Guido Möller - Strategieberatung
Block 1 · Governance & Ordnung

Rollen und Verantwortlichkeiten sauber schneiden

Das Wesentliche in Kürze

  • Rollen bündeln Aufgaben, Befugnisse und Verantwortung zu einer klar umrissenen Funktion – unabhängig von der Person, die sie ausfüllt.
  • Ein sauberer Rollenschnitt trennt vier Dimensionen: Wer führt aus, wer verantwortet, wer wird konsultiert, wer wird informiert.
  • Überlappende oder unbesetzte Rollen sind die Hauptquelle für Reibung, Doppelarbeit und liegengebliebene Vorgänge.
  • Rollen müssen dokumentiert, aber lebendig gehalten werden – sie folgen der tatsächlichen Arbeit, nicht dem Wunschdenken.

Was eine Rolle ausmacht

Eine Rolle ist mehr als ein Titel. Sie bündelt drei Dinge zu einer Einheit: die Aufgaben, die zu erledigen sind, die Befugnisse, die dafür nötig sind, und die Verantwortung für das Ergebnis. Fehlt eine dieser drei Dimensionen, entsteht ein Ungleichgewicht – Verantwortung ohne Befugnis frustriert, Befugnis ohne Verantwortung wird missbraucht.

Der Vorteil des Denkens in Rollen: Eine Rolle ist von der Person entkoppelt. Sie kann besetzt, übergeben und übernommen werden, ohne dass die Organisation ihre Funktionsfähigkeit verliert.

Vier Dimensionen sauber trennen

Für jeden bedeutsamen Vorgang lohnt es sich, vier Rollen zu unterscheiden:

  • Ausführung: Wer erledigt die Arbeit tatsächlich?
  • Verantwortung: Wer trägt die Verantwortung für das Ergebnis und entscheidet im Zweifel?
  • Konsultation: Wessen Rat wird vor der Entscheidung eingeholt?
  • Information: Wer muss über das Ergebnis informiert werden?

Diese Trennung verhindert die zwei klassischen Fehler: dass zu viele mitentscheiden wollen und dass sich am Ende niemand verantwortlich fühlt. Verantwortung liegt idealerweise bei genau einer Rolle.

Überlappung und Lücken vermeiden

Rollen geraten in Konflikt, wenn sie sich überlappen – zwei Rollen beanspruchen dieselbe Entscheidung – oder wenn sie Lücken lassen – eine notwendige Aufgabe gehört zu keiner Rolle. Beide Fehler erzeugen Reibung, die im Alltag als „Kommunikationsproblem" fehlinterpretiert wird, obwohl sie strukturell ist.

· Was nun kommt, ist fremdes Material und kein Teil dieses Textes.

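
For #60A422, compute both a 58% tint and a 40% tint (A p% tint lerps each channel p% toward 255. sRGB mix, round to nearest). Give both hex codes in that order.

#60A422 is rgb(96, 164, 34).
58% tint:
  R: 96 + 92.22 = 188.22 → 188
  G: 164 + 0.58×(255−164) = 164 + 52.78 = 216.78 → 217
  B: 34 + 0.58×(255−34) = 34 + 128.18 = 162.18 → 162
  → #BCD9A2
40% tint:
  R: 96 + 63.6 = 159.6 → 160
  G: 164 + 0.4×(255−164) = 164 + 36.4 = 200.4 → 200
  B: 34 + 88.4 = 122.4 → 122
  → #A0C87A

#BCD9A2, #A0C87A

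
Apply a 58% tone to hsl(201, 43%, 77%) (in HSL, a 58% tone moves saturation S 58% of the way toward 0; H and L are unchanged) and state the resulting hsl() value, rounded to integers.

hsl(201, 18%, 77%)

S moves 58% from 43 toward 0: 43 − 24.94 = 18.06 → 18.
H and L are unchanged.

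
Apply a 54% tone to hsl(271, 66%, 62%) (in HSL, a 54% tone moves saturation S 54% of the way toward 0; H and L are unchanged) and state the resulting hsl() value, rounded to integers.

S moves 54% from 66 toward 0: 66 − 35.64 = 30.36 → 30.
H and L are unchanged.

hsl(271, 30%, 62%)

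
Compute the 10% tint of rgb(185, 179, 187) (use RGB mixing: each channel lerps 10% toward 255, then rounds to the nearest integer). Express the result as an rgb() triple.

rgb(192, 187, 194)

A 10% tint moves each channel 10% toward 255:
  R: 185 + 7 = 192 → 192
  G: 179 + 0.1×(255−179) = 179 + 7.6 = 186.6 → 187
  B: 187 + 6.8 = 193.8 → 194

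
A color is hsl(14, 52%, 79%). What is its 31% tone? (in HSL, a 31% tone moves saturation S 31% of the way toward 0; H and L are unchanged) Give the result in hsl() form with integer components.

hsl(14, 36%, 79%)

S moves 31% from 52 toward 0: 52 − 16.12 = 35.88 → 36.
H and L are unchanged.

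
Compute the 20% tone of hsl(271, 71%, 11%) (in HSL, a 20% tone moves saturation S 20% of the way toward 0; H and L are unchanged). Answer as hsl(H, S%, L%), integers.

S moves 20% from 71 toward 0: 71 − 14.2 = 56.8 → 57.
H and L are unchanged.

hsl(271, 57%, 11%)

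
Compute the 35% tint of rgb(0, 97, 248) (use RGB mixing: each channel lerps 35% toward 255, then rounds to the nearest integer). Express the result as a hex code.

#5998FA

Lerp each channel 35% toward 255:
  R: 0 + 0.35×(255−0) = 0 + 89.25 = 89.25 → 89
  G: 97 + 55.3 = 152.3 → 152
  B: 248 + 2.45 = 250.45 → 250
rgb(89, 152, 250) = #5998FA.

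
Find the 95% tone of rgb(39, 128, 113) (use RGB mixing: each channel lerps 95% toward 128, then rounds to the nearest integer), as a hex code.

A 95% tone moves each channel 95% toward 128:
  R: 39 + 0.95×(128−39) = 39 + 84.55 = 123.55 → 124
  G: 128 + 0 = 128 → 128
  B: 113 + 14.25 = 127.25 → 127
rgb(124, 128, 127) = #7C807F.

#7C807F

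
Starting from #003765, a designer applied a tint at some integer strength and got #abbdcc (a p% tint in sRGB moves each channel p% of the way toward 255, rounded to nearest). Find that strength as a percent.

#003765 is rgb(0, 55, 101); #abbdcc is rgb(171, 189, 204).
On the R channel (widest range): 171 ≈ 0 + (p/100)(255 − 0), so p ≈ 100×(171 − 0)/(255 − 0) = 17100/255 = 67.06.
p = 67 reproduces all three channels after rounding.

67%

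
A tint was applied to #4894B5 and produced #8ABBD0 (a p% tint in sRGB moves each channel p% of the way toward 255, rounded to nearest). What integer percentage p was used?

36%

#4894B5 is rgb(72, 148, 181); #8ABBD0 is rgb(138, 187, 208).
On the R channel (widest range): 138 ≈ 72 + (p/100)(255 − 72), so p ≈ 100×(138 − 72)/(255 − 72) = 6600/183 = 36.07.
p = 36 reproduces all three channels after rounding.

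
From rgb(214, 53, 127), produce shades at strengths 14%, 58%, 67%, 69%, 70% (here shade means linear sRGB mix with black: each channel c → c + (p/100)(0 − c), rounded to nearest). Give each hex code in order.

14%: (214 − 29.96 = 184.04→184, 53 − 7.42 = 45.58→46, 127 − 17.78 = 109.22→109) → #B82E6D
58%: (214 − 124.12 = 89.88→90, 53 − 30.74 = 22.26→22, 127 − 73.66 = 53.34→53) → #5A1635
67%: (214 − 143.38 = 70.62→71, 53 − 35.51 = 17.49→17, 127 − 85.09 = 41.91→42) → #47112A
69%: (214 − 147.66 = 66.34→66, 53 − 36.57 = 16.43→16, 127 − 87.63 = 39.37→39) → #421027
70%: (214 − 149.8 = 64.2→64, 53 − 37.1 = 15.9→16, 127 − 88.9 = 38.1→38) → #401026

#B82E6D, #5A1635, #47112A, #421027, #401026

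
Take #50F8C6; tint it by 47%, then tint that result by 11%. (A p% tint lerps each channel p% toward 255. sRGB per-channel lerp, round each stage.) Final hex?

#50F8C6 is rgb(80, 248, 198).
A 47% tint moves each channel 47% toward 255:
  R: 80 + 82.25 = 162.25 → 162
  G: 248 + 0.47×(255−248) = 248 + 3.29 = 251.29 → 251
  B: 198 + 26.79 = 224.79 → 225
After the tint: rgb(162, 251, 225) = #A2FBE1.
Lerp each channel 11% toward 255:
  R: 162 + 10.23 = 172.23 → 172
  G: 251 + 0.11×(255−251) = 251 + 0.44 = 251.44 → 251
  B: 225 + 0.11×(255−225) = 225 + 3.3 = 228.3 → 228
rgb(172, 251, 228) = #ACFBE4.

#ACFBE4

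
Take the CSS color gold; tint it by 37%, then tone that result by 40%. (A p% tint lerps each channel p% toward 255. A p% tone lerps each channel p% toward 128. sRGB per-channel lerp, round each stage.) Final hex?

#ccbd6c

CSS gold is rgb(255, 215, 0).
Lerp each channel 37% toward 255:
  R: 255 + 0 = 255 → 255
  G: 215 + 0.37×(255−215) = 215 + 14.8 = 229.8 → 230
  B: 0 + 0.37×(255−0) = 0 + 94.35 = 94.35 → 94
After the tint: rgb(255, 230, 94) = #ffe65e.
A 40% tone moves each channel 40% toward 128:
  R: 255 − 50.8 = 204.2 → 204
  G: 230 − 40.8 = 189.2 → 189
  B: 94 + 0.4×(128−94) = 94 + 13.6 = 107.6 → 108
rgb(204, 189, 108) = #ccbd6c.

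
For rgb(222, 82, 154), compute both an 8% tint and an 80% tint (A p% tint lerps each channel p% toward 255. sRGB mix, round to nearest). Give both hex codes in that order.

8% tint:
  R: 222 + 0.08×(255−222) = 222 + 2.64 = 224.64 → 225
  G: 82 + 0.08×(255−82) = 82 + 13.84 = 95.84 → 96
  B: 154 + 8.08 = 162.08 → 162
  → #E160A2
80% tint:
  R: 222 + 0.8×(255−222) = 222 + 26.4 = 248.4 → 248
  G: 82 + 138.4 = 220.4 → 220
  B: 154 + 80.8 = 234.8 → 235
  → #F8DCEB

#E160A2, #F8DCEB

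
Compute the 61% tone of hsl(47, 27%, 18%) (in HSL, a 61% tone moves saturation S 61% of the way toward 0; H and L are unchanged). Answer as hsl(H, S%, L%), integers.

S moves 61% from 27 toward 0: 27 − 16.47 = 10.53 → 11.
H and L are unchanged.

hsl(47, 11%, 18%)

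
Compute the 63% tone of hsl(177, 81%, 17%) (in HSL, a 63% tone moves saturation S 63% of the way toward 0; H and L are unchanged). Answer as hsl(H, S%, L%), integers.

hsl(177, 30%, 17%)

S moves 63% from 81 toward 0: 81 − 51.03 = 29.97 → 30.
H and L are unchanged.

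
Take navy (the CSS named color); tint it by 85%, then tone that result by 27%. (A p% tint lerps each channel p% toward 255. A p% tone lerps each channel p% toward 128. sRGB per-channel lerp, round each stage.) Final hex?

#C1C1CF

CSS navy is rgb(0, 0, 128).
Per channel, c → c + 0.85(255 − c):
  R: 0 + 0.85×(255−0) = 0 + 216.75 = 216.75 → 217
  G: 0 + 0.85×(255−0) = 0 + 216.75 = 216.75 → 217
  B: 128 + 107.95 = 235.95 → 236
After the tint: rgb(217, 217, 236) = #D9D9EC.
Per channel, c → c + 0.27(128 − c):
  R: 217 − 24.03 = 192.97 → 193
  G: 217 + 0.27×(128−217) = 217 − 24.03 = 192.97 → 193
  B: 236 − 29.16 = 206.84 → 207
rgb(193, 193, 207) = #C1C1CF.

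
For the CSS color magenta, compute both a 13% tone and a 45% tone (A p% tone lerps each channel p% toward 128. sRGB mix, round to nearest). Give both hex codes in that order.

#ee11ee, #c63ac6

CSS magenta is rgb(255, 0, 255).
13% tone:
  R: 255 − 16.51 = 238.49 → 238
  G: 0 + 0.13×(128−0) = 0 + 16.64 = 16.64 → 17
  B: 255 + 0.13×(128−255) = 255 − 16.51 = 238.49 → 238
  → #ee11ee
45% tone:
  R: 255 − 57.15 = 197.85 → 198
  G: 0 + 57.6 = 57.6 → 58
  B: 255 + 0.45×(128−255) = 255 − 57.15 = 197.85 → 198
  → #c63ac6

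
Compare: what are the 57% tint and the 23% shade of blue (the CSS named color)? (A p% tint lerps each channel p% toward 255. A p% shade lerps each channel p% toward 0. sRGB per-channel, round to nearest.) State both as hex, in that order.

#9191ff, #0000c4

CSS blue is rgb(0, 0, 255).
57% tint:
  R: 0 + 145.35 = 145.35 → 145
  G: 0 + 145.35 = 145.35 → 145
  B: 255 + 0 = 255 → 255
  → #9191ff
23% shade:
  R: 0 + 0.23×(0−0) = 0 + 0 = 0 → 0
  G: 0 + 0.23×(0−0) = 0 + 0 = 0 → 0
  B: 255 + 0.23×(0−255) = 255 − 58.65 = 196.35 → 196
  → #0000c4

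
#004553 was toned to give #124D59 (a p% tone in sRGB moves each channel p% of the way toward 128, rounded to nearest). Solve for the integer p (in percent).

14%

#004553 is rgb(0, 69, 83); #124D59 is rgb(18, 77, 89).
On the R channel (widest range): 18 ≈ 0 + (p/100)(128 − 0), so p ≈ 100×(18 − 0)/(128 − 0) = 1800/128 = 14.06.
p = 14 reproduces all three channels after rounding.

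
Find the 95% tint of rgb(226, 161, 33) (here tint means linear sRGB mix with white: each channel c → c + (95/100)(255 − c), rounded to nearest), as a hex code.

Per channel, c → c + 0.95(255 − c):
  R: 226 + 27.55 = 253.55 → 254
  G: 161 + 89.3 = 250.3 → 250
  B: 33 + 210.9 = 243.9 → 244
rgb(254, 250, 244) = #FEFAF4.

#FEFAF4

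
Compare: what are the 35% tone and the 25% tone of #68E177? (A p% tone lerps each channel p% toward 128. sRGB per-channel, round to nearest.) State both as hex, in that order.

#68E177 is rgb(104, 225, 119).
35% tone:
  R: 104 + 8.4 = 112.4 → 112
  G: 225 − 33.95 = 191.05 → 191
  B: 119 + 3.15 = 122.15 → 122
  → #70BF7A
25% tone:
  R: 104 + 0.25×(128−104) = 104 + 6 = 110 → 110
  G: 225 − 24.25 = 200.75 → 201
  B: 119 + 0.25×(128−119) = 119 + 2.25 = 121.25 → 121
  → #6EC979

#70BF7A, #6EC979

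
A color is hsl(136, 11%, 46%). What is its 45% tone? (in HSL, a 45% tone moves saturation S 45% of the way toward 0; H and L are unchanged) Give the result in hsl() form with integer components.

hsl(136, 6%, 46%)

S moves 45% from 11 toward 0: 11 − 4.95 = 6.05 → 6.
H and L are unchanged.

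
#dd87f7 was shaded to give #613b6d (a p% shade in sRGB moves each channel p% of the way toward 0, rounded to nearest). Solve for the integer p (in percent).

56%

#dd87f7 is rgb(221, 135, 247); #613b6d is rgb(97, 59, 109).
On the B channel (widest range): 109 ≈ 247 + (p/100)(0 − 247), so p ≈ 100×(109 − 247)/(0 − 247) = -13800/-247 = 55.87.
p = 56 reproduces all three channels after rounding.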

Ein regelmäßiger Abgleich der Rollen mit der tatsächlichen Arbeit deckt solche Überlappungen und Lücken auf. Oft zeigt sich, dass eine Aufgabe zwischen zwei Rollen hin- und hergeschoben wird – ein sicheres Zeichen für einen unsauberen Schnitt.

Dokumentiert, aber lebendig

Rollen gehören dokumentiert – nicht als starres Organigramm, sondern als klare Beschreibung dessen, was die Rolle verantwortet. Diese Dokumentation ist die Grundlage für Einarbeitung, Vertretung und Übergabe.

Entscheidend ist, dass die Beschreibung die Realität abbildet und nicht ein Wunschbild. Rollen, die auf dem Papier anders aussehen als in der Praxis, richten mehr Schaden an als keine Beschreibung. Sie sollten der tatsächlichen Arbeit folgen und regelmäßig nachgeschärft werden.